Eliminate Z movement

I’m trying to let the user move a game object (in this case a cube) with the mouse. I only want it to move in the X or Y axes.

There are several good scripts doing this posted around the forums, including the one from Carsten and the one from giza/rmlloyd. Carsten’s limits movement Y movement but I haven’t figured out to switch it to limit Z movement.

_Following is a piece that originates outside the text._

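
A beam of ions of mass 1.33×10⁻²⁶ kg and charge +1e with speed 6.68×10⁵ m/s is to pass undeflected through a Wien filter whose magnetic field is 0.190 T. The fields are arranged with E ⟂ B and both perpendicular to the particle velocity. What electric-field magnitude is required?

E = 1.27×10⁵ V/m

For straight-line motion qE = qvB, so E = vB.
E = 6.68×10⁵ × 0.190 = 1.27×10⁵ V/m.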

Is there some way I can just tell the cube that it simply can’t move in the Z axis? If I could, then either Carsten’s or giza/rmlloyd’s scripts would work beautifully.

Any help is appreciated.

Try this:

var depth = 0.0;

function Update ()
{
     transform.position.z = depth;
}

Thanks, Daniel.

I’ve tried that but the object just disappears from view (it’s still out there, it’s just blow very far off screen in the Y position).

Here’s the core of the code from rmlloyd/giza which seems to work except that it allows movement in the Z axis. What can I change to eliminate this?

var curPos =0;
var curScreenPos : Vector3;

function OnMouseDown () { 
   var screenPos = Camera.main.WorldToScreenPoint(transform.position);  
   while (Input.GetMouseButton(0)) 
   { 
      var curScreenPos = Vector3(Input.mousePosition.x, Input.mousePosition.y, screenPos.z); 
      var curPos = Camera.main.ScreenToWorldPoint(curScreenPos); 
      transform.position = curPos; 
      yield; 
        
   } 
}

If all you want to do is move the object restrained to the x/y plane then something like the following would probably work fine. However, it assumes you want no constraints on the movement and also don’t wish for it to collide with anything. Such as a fancy 3d reticle for a game like missile command.

   var x = Input.mousePosition.x; 
   var y = Input.mousePosition.y;
   var z = transform.position.z;
   var localCam = camera.main; 

 // Move the object
      transform.position = localCam.ScreenToWorldPoint (Vector3 (x, y, z));

If you want constraints, clamping the movement based upon screen size with Mathf.Clamp might work for you.

If you want collision I’ve found two examples. The first being the dragrigidbody script included with Unity, which seems to attach a physics based spring joint between the mouse cursor and the object. The other is a script on the wiki which does something similar, but calculates the physical forces itself, to move the object from point a to point b.